Publié le 31-07-2014 à 17h58

Le système ferroviaire français est malade. Malade du sous-investissement durant des décennies, du surendettement, d’une gestion à la godille. Tout le monde est d’accord sur le diagnostic. Le problème, c’est que personne ne veut mettre l’agent nécessaire réforme du système sur la table. Ainsi, la réforme du système qui vient d’être votée au Parlement n’apporte aucune solution quant à la pérennité à long terme du réseau.

Pour comprendre la situation actuelle, il faut revenir en 1995. À cette époque, la SNCF, alors unique opérateur du système ferroviaire, envisage avec la bénédiction des hauts fonctionnaires du ministère des transports de fermer 6 000 kilomètres de lignes dites « non-rentables ». La mobilisation très forte des cheminots et une grève dure vont conduire à l’échec de ce projet… Mais les hauts fonctionnaires ont de la suite dans les idées et vont mener une politique sur le long terme visant à saborder l’essentiel du réseau ferroviaire, pour pouvoir ensuite liquider les cheminots.

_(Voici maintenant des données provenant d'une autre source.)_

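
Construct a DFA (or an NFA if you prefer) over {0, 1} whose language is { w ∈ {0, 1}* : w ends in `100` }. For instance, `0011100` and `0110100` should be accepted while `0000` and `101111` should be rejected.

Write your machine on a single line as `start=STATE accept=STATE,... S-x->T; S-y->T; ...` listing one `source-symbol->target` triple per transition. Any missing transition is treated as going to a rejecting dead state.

start=q0; accept=q3; q0-0->q0; q0-1->q1; q1-0->q2; q1-1->q1; q2-0->q3; q2-1->q1; q3-0->q0; q3-1->q1

Remember how much of `100` the current input suffix matches. State q0 means no match yet; q1 means the last symbol is `1`; q2 means the last 2 symbols are `10`; q3 means the last 3 symbols are `100`. Only q3 accepts. On a mismatch, fall back to the longest proper suffix that is still a prefix of `100`.
A 4-state machine:
        0   1  
>  q0   q0  q1 
   q1   q2  q1 
   q2   q3  q1 
 * q3   q0  q1 
(> = start, * = accepting)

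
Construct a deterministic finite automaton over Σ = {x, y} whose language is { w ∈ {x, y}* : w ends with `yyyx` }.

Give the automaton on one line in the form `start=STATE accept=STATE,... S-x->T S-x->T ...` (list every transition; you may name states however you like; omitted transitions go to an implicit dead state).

start=s0 accept=s4 s0-x->s0 s0-y->s1 s1-x->s0 s1-y->s2 s2-x->s0 s2-y->s3 s3-x->s4 s3-y->s3 s4-x->s0 s4-y->s1

Let each state record the length of the longest suffix of the input read so far that is also a prefix of `yyyx`. s1 means the last symbol is `y`; s2 means the last 2 symbols are `yy`; s3 means the last 3 symbols are `yyy`; s4 means the last 4 symbols are `yyyx`. Accept only at s4, where the string currently ends in `yyyx`.
With 5 states:
        x   y  
>  s0   s0  s1 
   s1   s0  s2 
   s2   s0  s3 
   s3   s4  s3 
 * s4   s0  s1 
(> = start, * = accepting)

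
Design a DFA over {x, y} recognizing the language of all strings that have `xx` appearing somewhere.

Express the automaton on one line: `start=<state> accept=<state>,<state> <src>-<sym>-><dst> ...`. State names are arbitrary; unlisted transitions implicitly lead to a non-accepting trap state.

Track how much of `xx` has been matched so far: state A is no progress, C is the absorbing accept state reached once `xx` has occurred. Intermediate states record partial matches; on a mismatch, fall back to the longest reusable overlap.
       x  y 
>  A   B  A 
   B   C  A 
 * C   C  C 
(> = start, * = accepting)

start=A accept=C A-x->B A-y->A B-x->C B-y->A C-x->C C-y->C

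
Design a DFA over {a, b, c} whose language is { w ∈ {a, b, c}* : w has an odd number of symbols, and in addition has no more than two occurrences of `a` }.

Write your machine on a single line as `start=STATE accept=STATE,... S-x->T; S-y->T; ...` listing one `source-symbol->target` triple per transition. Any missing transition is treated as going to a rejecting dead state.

Build one automaton per condition and run them in lockstep. One (2 states) tracks the input length modulo 2; the other (4 states) tracks the count of `a`s, saturating at 3. Each combined state is a pair, one component from each; accept when both components accept. Minimizing collapses redundant product states.
With 7 states:
        a   b   c  
>  s0   s1  s2  s2 
 * s1   s3  s4  s4 
 * s2   s4  s0  s0 
   s3   s5  s6  s6 
   s4   s6  s1  s1 
   s5   s5  s5  s5 
 * s6   s5  s3  s3 
(> = start, * = accepting)

start=s0; accept=s1,s2,s6; s0-a->s1; s0-b->s2; s0-c->s2; s1-a->s3; s1-b->s4; s1-c->s4; s2-a->s4; s2-b->s0; s2-c->s0; s3-a->s5; s3-b->s6; s3-c->s6; s4-a->s6; s4-b->s1; s4-c->s1; s5-a->s5; s5-b->s5; s5-c->s5; s6-a->s5; s6-b->s3; s6-c->s3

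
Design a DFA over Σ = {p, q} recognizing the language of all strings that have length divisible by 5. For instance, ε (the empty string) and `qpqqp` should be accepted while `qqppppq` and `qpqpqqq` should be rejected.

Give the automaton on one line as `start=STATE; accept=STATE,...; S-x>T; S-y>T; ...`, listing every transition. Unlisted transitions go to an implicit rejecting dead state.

start=S0; accept=S0; S0-p>S1; S0-q>S1; S1-p>S2; S1-q>S2; S2-p>S3; S2-q>S3; S3-p>S4; S3-q>S4; S4-p>S0; S4-q>S0

Only the length mod 5 matters, so use a 5-cycle: from any state, every input symbol moves to the next state, wrapping S4 back to S0. Mark S0 accepting.
With 5 states:
        p   q  
>* S0   S1  S1 
   S1   S2  S2 
   S2   S3  S3 
   S3   S4  S4 
   S4   S0  S0 
(> = start, * = accepting)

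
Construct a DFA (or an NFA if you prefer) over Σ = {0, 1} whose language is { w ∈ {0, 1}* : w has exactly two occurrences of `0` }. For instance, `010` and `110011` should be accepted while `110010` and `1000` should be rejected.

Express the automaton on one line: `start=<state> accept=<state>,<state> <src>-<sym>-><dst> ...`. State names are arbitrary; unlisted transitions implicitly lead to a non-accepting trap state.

Only the number of `0`s matters, and only up to 3. Make a chain s0 → s1 → s2 → s3 advanced by each `0` (with s3 absorbing); every other symbol self-loops. The accepting set is {s2}.
With 4 states:
        0   1  
>  s0   s1  s0 
   s1   s2  s1 
 * s2   s3  s2 
   s3   s3  s3 
(> = start, * = accepting)

start=s0 accept=s2 s0-0->s1 s0-1->s0 s1-0->s2 s1-1->s1 s2-0->s3 s2-1->s2 s3-0->s3 s3-1->s3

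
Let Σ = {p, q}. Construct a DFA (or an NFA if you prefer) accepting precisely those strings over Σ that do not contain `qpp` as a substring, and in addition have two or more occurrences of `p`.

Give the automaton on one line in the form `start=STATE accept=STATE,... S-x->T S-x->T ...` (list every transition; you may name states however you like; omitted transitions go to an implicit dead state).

Handle the two conditions separately and then intersect. One (4 states) tracks partial matches of the forbidden pattern `qpp`; the other (4 states) tracks the count of `p`s, saturating at 3. Each combined state is a pair, one component from each; accept when both components accept. Equivalent product states are then merged.
A 9-state machine:
       p  q 
>  A   B  C 
   B   D  E 
   C   F  C 
 * D   D  G 
   E   H  E 
   F   I  E 
 * G   H  G 
 * H   I  G 
   I   I  I 
(> = start, * = accepting)

start=A accept=D,G,H A-p->B A-q->C B-p->D B-q->E C-p->F C-q->C D-p->D D-q->G E-p->H E-q->E F-p->I F-q->E G-p->H G-q->G H-p->I H-q->G I-p->I I-q->I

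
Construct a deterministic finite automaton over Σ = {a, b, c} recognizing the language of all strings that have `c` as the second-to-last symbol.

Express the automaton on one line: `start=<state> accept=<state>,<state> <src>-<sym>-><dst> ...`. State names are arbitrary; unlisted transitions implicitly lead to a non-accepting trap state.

Because acceptance depends on a position counted from the end, the machine has to buffer the most recent 2 symbols. Make each state the string of the last up-to-2 symbols read; on input `x` shift the window left and append `x`. Accept when the buffered window has length 2 and begins with `c`.
13 states suffice.
          a    b    c  
>  S0     S1   S2   S3 
   S1     S4   S5   S6 
   S2     S7   S8   S9 
   S3    S10  S11  S12 
   S4     S4   S5   S6 
   S5     S7   S8   S9 
   S6    S10  S11  S12 
   S7     S4   S5   S6 
   S8     S7   S8   S9 
   S9    S10  S11  S12 
 * S10    S4   S5   S6 
 * S11    S7   S8   S9 
 * S12   S10  S11  S12 
(> = start, * = accepting)

start=S0 accept=S10,S11,S12 S0-a->S1 S0-b->S2 S0-c->S3 S1-a->S4 S1-b->S5 S1-c->S6 S2-a->S7 S2-b->S8 S2-c->S9 S3-a->S10 S3-b->S11 S3-c->S12 S4-a->S4 S4-b->S5 S4-c->S6 S5-a->S7 S5-b->S8 S5-c->S9 S6-a->S10 S6-b->S11 S6-c->S12 S7-a->S4 S7-b->S5 S7-c->S6 S8-a->S7 S8-b->S8 S8-c->S9 S9-a->S10 S9-b->S11 S9-c->S12 S10-a->S4 S10-b->S5 S10-c->S6 S11-a->S7 S11-b->S8 S11-c->S9 S12-a->S10 S12-b->S11 S12-c->S12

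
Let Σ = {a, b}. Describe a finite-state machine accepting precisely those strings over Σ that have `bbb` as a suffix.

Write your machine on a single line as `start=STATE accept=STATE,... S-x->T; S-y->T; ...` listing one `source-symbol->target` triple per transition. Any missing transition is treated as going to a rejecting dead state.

start=q0; accept=q3; q0-a->q0; q0-b->q1; q1-a->q0; q1-b->q2; q2-a->q0; q2-b->q3; q3-a->q0; q3-b->q3

Remember how much of `bbb` the current input suffix matches. State q0 means no match yet; q1 means the last symbol is `b`; q2 means the last 2 symbols are `bb`; q3 means the last 3 symbols are `bbb`. Only q3 accepts. On a mismatch, fall back to the longest proper suffix that is still a prefix of `bbb`.
        a   b  
>  q0   q0  q1 
   q1   q0  q2 
   q2   q0  q3 
 * q3   q0  q3 
(> = start, * = accepting)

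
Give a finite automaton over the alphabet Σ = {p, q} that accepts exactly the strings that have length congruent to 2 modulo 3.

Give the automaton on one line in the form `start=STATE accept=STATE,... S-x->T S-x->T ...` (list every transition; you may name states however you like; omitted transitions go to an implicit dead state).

start=s0 accept=s2 s0-p->s1 s0-q->s1 s1-p->s2 s1-q->s2 s2-p->s0 s2-q->s0

Count input length modulo 3: every symbol advances one step around the cycle s0 → s1 → s2 → s0. Accept at s2.
With 3 states:
        p   q  
>  s0   s1  s1 
   s1   s2  s2 
 * s2   s0  s0 
(> = start, * = accepting)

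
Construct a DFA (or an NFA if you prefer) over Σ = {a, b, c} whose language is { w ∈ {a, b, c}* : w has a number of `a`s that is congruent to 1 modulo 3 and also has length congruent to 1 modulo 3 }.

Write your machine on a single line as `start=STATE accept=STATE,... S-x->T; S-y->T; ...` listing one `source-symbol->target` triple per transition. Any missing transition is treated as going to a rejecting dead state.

start=s0; accept=s1; s0-a->s1; s0-b->s2; s0-c->s2; s1-a->s3; s1-b->s4; s1-c->s4; s2-a->s4; s2-b->s5; s2-c->s5; s3-a->s0; s3-b->s6; s3-c->s6; s4-a->s6; s4-b->s7; s4-c->s7; s5-a->s7; s5-b->s0; s5-c->s0; s6-a->s2; s6-b->s8; s6-c->s8; s7-a->s8; s7-b->s1; s7-c->s1; s8-a->s5; s8-b->s3; s8-c->s3

Run two small machines in parallel and take their product. The first has 3 states tracking the count of `a`s modulo 3; the second has 3 states tracking the input length modulo 3. A product state is a pair (one from each), accepting exactly when both do.
9 states suffice.
        a   b   c  
>  s0   s1  s2  s2 
 * s1   s3  s4  s4 
   s2   s4  s5  s5 
   s3   s0  s6  s6 
   s4   s6  s7  s7 
   s5   s7  s0  s0 
   s6   s2  s8  s8 
   s7   s8  s1  s1 
   s8   s5  s3  s3 
(> = start, * = accepting)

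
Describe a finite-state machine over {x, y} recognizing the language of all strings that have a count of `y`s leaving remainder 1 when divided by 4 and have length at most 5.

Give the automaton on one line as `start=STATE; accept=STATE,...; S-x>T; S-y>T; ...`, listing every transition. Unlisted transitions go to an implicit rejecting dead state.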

Ainsi, ils ont organisé un sous-investissement massif dans le domaine de l’entretien des voies ferrées classiques, tout en accroissant l’endettement déjà très élevé de la société pour la construction de lignes nouvelles, ou l’achat en nombre de locomotives finalement peu utiles (Il suffit pour s’en convaincre de voir les photos impressionnantes de files de locomotives garées sans emploi depuis des années et pourrissant à Sotteville-lès-Rouen). Les dépenses d’entretien ont été réduites à la portion congrue. Ceci qui a conduit à une dégradation progressive de l’infrastructure. Ainsi, les arbres ont poussé le long des voies, déstabilisant les ouvrages en terre, ruinant les murs de soutènement… Et même gênant l’exploitation en automne, avec des problèmes de patinage ou de signalisation. Les voies se sont progressivement déformées à cause des mouvements de terrains. Les installations de signalisation sont devenus vétustes, voir dangereuse, et ce malgré l’empilement de dispositifs électronique et de règles (KVB, DAAT, VISA). Ces phénomènes ont touché l’ensemble du réseau à des degrés divers, mais le manque d’entretien a particulièrement frappé les lignes dites secondaires (comprenez, « qui ne passent pas par l’Île-de-France ») Les effets d’une telle politique, ainsi qu’on a pu le voir en Grande-Bretagne, mettent de 15 à 20 ans à se manifester. Au bout d’une telle période, on a donc le choix entre continuer à faire rouler normalement les trains, au risque d’accidents graves (déraillement sur des aiguilles, rattrapage, nez-à-nez…), les ralentir très fortement (40 voir 10 kilomètres par heure)… Ou investir beaucoup plus d’argent que ce qu’une politique d’investissements réguliers aurait nécessité. Ce qui aurait pu être entretenu ou réparé 5 ou 10 ans avant ne peut désormais plus qu’être changé, car trop endommagé pour resservir. Et cette injection massive d’argent ne peut de toute façon avoir d’effet immédiat dans l’amélioration du réseau : ce qui a mis du temps à se dégrader prendra du temps à être remis en état.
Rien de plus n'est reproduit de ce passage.